The DSS is intended primarily for the improving of the road traffic safety and vehicle operation efficiency. To achieve this aim methods of artificial intelligence are used. The vehicle should know its actual state by observing its surroundings and reason about the objects it senses there. As the vision is the most important sense for the human driver, the DSS is considered to use the computer vision methods [Nagel]. . The view of the traffic scene in front of the car contains the most of information necessary for the successful driving. There exist even other useful sensors like distance meassures, too.
There are many various objects the DSS should be able of recognize in the traffic scene images like other vehicles, pedestrians, traffic devices, intersections etc. The main goal of the visual subsystem is to understand the current traffic scene properly. By understanding we mean the process of building of dynamic models for the environment the vehicle is moving through.
A short note should be made about the DSS implementation. It is consedered to be an useful idea to design the DSS as the agent process endowed by the particular goal. The DSS will plan actions in order to achieve that goal and spawn corresponding subagents to solve subproblems like obstacle detection or road sign recognition. It is obvious that parallel machines are the most convenient for such system implementation.

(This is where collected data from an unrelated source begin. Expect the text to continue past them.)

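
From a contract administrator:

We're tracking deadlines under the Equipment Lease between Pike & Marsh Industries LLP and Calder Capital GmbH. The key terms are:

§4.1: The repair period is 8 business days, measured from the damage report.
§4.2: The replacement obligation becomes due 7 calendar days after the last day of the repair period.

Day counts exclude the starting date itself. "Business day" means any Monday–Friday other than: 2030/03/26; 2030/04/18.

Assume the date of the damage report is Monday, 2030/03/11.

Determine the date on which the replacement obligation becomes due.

2030/03/28

From Monday, 2030/03/11, 8 business days (Mar 12, Mar 13, Mar 14, Mar 15, Mar 18, Mar 19, Mar 20, Mar 21, skipping weekends) brings us to Thursday, 2030/03/21, which is the last day of the repair period.
The date on which the replacement obligation becomes due: 7 calendar days after 2030/03/21 is 2030/03/28.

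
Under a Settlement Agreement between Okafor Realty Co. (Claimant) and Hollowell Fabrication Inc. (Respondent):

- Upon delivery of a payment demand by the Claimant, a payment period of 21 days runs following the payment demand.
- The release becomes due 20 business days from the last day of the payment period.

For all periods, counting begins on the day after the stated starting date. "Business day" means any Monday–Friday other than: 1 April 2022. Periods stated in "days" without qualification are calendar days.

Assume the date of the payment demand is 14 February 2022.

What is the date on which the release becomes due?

5 April 2022

The last day of the payment period: 21 calendar days after 14 February 2022 is 7 March 2022.
From Monday, 7 March 2022, 20 business days (Mar 8, Mar 9, Mar 10, Mar 11, …, Mar 31, Apr 4, Apr 5, skipping weekends and the listed holiday on Apr 1) brings us to Tuesday, 5 April 2022, which is the date on which the release becomes due.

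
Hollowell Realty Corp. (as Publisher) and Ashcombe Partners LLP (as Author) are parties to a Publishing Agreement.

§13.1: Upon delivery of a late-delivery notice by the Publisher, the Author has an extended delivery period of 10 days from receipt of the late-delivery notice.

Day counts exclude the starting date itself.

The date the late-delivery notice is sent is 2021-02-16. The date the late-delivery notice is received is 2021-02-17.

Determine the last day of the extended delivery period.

2021-02-27

Adding 10 calendar days to 2021-02-17 gives 2021-02-27, which is the last day of the extended delivery period.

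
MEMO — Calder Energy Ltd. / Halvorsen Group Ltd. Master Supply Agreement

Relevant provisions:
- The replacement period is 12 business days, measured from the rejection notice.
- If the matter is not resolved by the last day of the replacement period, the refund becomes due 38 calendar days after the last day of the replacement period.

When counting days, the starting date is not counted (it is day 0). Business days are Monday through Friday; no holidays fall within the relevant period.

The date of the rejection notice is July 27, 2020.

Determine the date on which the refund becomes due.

From Monday, July 27, 2020, 12 business days (Jul 28, Jul 29, Jul 30, Jul 31, …, Aug 10, Aug 11, Aug 12, skipping weekends) brings us to Wednesday, August 12, 2020, which is the last day of the replacement period.
Adding 38 calendar days to August 12, 2020 gives September 19, 2020, which is the date on which the refund becomes due.

September 19, 2020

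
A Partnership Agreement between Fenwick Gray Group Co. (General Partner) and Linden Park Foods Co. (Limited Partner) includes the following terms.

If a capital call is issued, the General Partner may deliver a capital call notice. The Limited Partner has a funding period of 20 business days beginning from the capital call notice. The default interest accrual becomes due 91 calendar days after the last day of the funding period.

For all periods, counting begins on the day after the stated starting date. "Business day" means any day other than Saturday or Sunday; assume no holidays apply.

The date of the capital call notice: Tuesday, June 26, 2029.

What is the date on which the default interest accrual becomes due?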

The road signs may offer many disparate information to the smart vehicle. These are primarily traffic streams priorities, speed limits, prohibitions or warnings. The DSS should use them for the anticipation of further traffic situation. The knowledge about the road signs placement in the environment may be useful also for the navigation because it may complement the digital map and allow the car to precise its actual position on the road. This application of the road sign recognition is called geomodeling and is discussed for example in [Lalonde]. The advantage in comparison to the differential GPS systems is the absence of special equipment. It rather uses the natural landmarks to identify particular place on the road.
There exist several properties the road sign recognition system should satisfy. It should operate under various lightning conditions including twilight and the darkness (with appropriate lighting). The system should not miss important road signs or to misclassify them. As a part of vehicle control system, it must work in the real-time. Furthermore, it should be easily extensible for new road sign types or variants (the real road signs often differe from international standards and appear in many alternations).

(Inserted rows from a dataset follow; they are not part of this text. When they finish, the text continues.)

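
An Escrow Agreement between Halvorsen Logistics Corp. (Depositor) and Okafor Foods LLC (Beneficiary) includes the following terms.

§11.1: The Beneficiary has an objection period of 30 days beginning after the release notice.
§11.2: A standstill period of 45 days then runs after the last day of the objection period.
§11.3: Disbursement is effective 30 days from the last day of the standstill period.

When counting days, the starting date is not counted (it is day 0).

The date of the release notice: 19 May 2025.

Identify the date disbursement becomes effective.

1 September 2025

The last day of the objection period: 19 May 2025 + 30 days = 18 June 2025.
Adding 45 calendar days to 18 June 2025 gives 2 August 2025, which is the last day of the standstill period.
The date disbursement becomes effective: 30 calendar days after 2 August 2025 is 1 September 2025.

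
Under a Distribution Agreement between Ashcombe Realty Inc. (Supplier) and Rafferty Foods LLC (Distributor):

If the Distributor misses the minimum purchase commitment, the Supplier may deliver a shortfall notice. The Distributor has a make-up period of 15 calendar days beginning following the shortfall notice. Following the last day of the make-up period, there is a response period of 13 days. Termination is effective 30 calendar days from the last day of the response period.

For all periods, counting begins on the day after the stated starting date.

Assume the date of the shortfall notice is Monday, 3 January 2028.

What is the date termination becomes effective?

Adding 15 calendar days to 3 January 2028 gives 18 January 2028, which is the last day of the make-up period.
Adding 13 calendar days to 18 January 2028 gives 31 January 2028, which is the last day of the response period.
The date termination becomes effective: 30 calendar days after 31 January 2028 is 1 March 2028.

1 March 2028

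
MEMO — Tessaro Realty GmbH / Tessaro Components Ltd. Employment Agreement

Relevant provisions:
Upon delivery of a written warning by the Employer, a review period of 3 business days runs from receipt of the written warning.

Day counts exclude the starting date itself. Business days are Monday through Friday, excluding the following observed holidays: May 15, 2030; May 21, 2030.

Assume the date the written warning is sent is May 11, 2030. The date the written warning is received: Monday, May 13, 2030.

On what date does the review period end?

May 17, 2030

The last day of the review period: counting 3 business days from Monday, May 13, 2030 (May 14, May 16, May 17, skipping weekends and the listed holiday on May 15) reaches Friday, May 17, 2030.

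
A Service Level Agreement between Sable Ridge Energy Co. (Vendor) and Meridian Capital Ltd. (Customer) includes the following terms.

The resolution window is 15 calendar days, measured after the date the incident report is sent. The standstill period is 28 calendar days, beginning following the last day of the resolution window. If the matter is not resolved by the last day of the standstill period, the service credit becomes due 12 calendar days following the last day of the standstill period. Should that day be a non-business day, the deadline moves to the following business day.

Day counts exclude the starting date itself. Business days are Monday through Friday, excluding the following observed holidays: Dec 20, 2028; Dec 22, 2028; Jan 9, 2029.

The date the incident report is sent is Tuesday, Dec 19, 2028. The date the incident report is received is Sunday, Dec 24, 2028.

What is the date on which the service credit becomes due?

Feb 12, 2029

The last day of the resolution window: Dec 19, 2028 + 15 days = Jan 3, 2029.
The last day of the standstill period: Jan 3, 2029 + 28 days = Jan 31, 2029.
The date on which the service credit becomes due: Jan 31, 2029 + 12 days = Feb 12, 2029. Feb 12, 2029 is a Monday and is not a listed holiday, so no roll-forward applies.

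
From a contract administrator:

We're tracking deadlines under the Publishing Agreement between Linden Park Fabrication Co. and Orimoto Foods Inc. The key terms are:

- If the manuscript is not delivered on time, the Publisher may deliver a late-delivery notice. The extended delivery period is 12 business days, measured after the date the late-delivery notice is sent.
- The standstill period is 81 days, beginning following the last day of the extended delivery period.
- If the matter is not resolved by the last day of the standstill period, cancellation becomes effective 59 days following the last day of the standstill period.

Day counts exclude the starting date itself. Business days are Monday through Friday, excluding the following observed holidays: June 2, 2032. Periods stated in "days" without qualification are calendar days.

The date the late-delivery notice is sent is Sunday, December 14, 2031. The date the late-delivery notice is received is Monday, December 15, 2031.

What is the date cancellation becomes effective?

May 18, 2032

From Sunday, December 14, 2031, 12 business days (Dec 15, Dec 16, Dec 17, Dec 18, …, Dec 26, Dec 29, Dec 30, skipping weekends) brings us to Tuesday, December 30, 2031, which is the last day of the extended delivery period.
The last day of the standstill period: 81 calendar days after December 30, 2031 is March 20, 2032.
Adding 59 calendar days to March 20, 2032 gives May 18, 2032, which is the date cancellation becomes effective.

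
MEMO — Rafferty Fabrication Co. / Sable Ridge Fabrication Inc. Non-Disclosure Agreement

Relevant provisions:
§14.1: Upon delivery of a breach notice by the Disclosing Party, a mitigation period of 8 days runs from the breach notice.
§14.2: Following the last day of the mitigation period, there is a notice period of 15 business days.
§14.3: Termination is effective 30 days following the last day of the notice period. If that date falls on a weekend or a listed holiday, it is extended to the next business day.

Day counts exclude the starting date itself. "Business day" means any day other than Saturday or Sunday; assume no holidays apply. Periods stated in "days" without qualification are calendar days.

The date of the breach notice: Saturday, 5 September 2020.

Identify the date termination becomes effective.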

The list of shapes found in the image (called candidate regions list) is then delivered to the road sign classifier. Its task is to label those regions either with particular road sign codes or to reject some of them as void ones. While the shape feature played the important role in the sign detection, the classification relies mostly on the colour combination and the ideogram data. The task is, in principal, that of statistical character - there are many various road sign types and we decide for the one that seems to be the most probable one. To compare various images we use numerical characteristics called features which have been chosen to be close enough for the similar signs and different for other. The apriori information about signs is used to divide the large sign groups into smaller ones and solve these more efficiently. Presently, we experiment with the group of some 40 road sign types.

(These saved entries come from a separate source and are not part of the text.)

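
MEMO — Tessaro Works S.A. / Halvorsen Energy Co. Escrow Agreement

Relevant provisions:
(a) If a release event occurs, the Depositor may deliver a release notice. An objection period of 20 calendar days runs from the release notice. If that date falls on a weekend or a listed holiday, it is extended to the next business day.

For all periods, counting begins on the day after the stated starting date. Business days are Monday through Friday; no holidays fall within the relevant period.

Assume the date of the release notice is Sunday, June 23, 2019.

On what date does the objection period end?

The last day of the objection period: June 23, 2019 + 20 days = July 13, 2019. That falls on a Saturday, so it rolls to the next business day, Monday, July 15, 2019.

July 15, 2019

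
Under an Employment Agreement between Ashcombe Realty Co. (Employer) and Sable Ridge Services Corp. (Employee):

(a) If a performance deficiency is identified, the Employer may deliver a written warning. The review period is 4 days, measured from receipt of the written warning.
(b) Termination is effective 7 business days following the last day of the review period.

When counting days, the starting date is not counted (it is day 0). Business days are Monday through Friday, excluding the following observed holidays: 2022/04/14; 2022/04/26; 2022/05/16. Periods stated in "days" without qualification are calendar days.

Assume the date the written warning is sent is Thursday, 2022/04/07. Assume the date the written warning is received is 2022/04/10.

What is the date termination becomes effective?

Adding 4 calendar days to 2022/04/10 gives 2022/04/14, which is the last day of the review period.
The date termination becomes effective: 7 business days after Thursday, 2022/04/14, skipping weekends — Apr 15, Apr 18, Apr 19, Apr 20, Apr 21, Apr 22, Apr 25 — lands on Monday, 2022/04/25.

2022/04/25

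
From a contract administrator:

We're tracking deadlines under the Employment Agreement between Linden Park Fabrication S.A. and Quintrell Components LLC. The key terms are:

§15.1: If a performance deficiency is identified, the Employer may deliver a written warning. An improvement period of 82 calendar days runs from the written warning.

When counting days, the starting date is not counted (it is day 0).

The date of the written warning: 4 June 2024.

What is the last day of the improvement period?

25 August 2024

The last day of the improvement period: 4 June 2024 + 82 days = 25 August 2024.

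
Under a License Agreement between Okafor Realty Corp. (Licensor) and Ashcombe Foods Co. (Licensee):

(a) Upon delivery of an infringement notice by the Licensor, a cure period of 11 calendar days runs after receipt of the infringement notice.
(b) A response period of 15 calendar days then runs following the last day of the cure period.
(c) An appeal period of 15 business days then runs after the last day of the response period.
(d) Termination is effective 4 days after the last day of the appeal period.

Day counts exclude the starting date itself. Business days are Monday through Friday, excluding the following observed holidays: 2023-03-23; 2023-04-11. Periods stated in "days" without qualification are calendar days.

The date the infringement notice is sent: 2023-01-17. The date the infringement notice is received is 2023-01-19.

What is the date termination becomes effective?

2023-03-11

The last day of the cure period: 2023-01-19 + 11 days = 2023-01-30.
The last day of the response period: 15 calendar days after 2023-01-30 is 2023-02-14.
The last day of the appeal period: 15 business days after Tuesday, 2023-02-14, skipping weekends — Feb 15, Feb 16, Feb 17, Feb 20, …, Mar 3, Mar 6, Mar 7 — lands on Tuesday, 2023-03-07.
The date termination becomes effective: 4 calendar days after 2023-03-07 is 2023-03-11.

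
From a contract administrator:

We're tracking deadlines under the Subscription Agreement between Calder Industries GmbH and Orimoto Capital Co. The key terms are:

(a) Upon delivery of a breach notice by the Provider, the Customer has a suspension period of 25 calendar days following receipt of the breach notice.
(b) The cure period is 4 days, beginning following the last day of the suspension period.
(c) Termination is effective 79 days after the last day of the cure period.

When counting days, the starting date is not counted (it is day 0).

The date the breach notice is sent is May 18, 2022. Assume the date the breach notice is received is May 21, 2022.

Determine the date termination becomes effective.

Sep 6, 2022

The last day of the suspension period: May 21, 2022 + 25 days = Jun 15, 2022.
The last day of the cure period: Jun 15, 2022 + 4 days = Jun 19, 2022.
The date termination becomes effective: Jun 19, 2022 + 79 days = Sep 6, 2022.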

Similarly to all presented algorithms, the RS2 spends the most of time in the detection phase. Therefore, it is convenient to reduce the space searched for the signs to the relevant traffic scene area only. This is the idea of the determination of the area of interest. Because of well defined places the road sign may occupy in the scene, the area of interest is based on the actual road shape in the traffic scene. The algorithm used for this purpose looks the consistent image area with the road-like surface texture.
It has been shown experimentally that the colour information is not necessary even for the separation of various road sign groups by the statistical classifier. Therefore, the whole system may use colour but does not need it for its operation. The classifier processes one candidate region in the time of tens of miliseconds on ordinary PC. The time requirements of the area of interest are very similar to that of the classifier. The classification algorithm and the area of interest searching has been already implemented in ANSI C to work on the DSP processor too. We are planning the port to the promising C60 platform soon.
To make the whole system even more reliable it would be useful to employ the contextual information in the process of sign recognition. These may be supplied by the higher levels of DSS and could include road signs detected in the past (that are likely to appear in following images). The model of the road the car is moving on may precise the groups of sign to be searched for and also those that cannot occur there at all. It is obvious that the cooperation with other DSS subsystems may further increase the overall road sign recognition system robustness.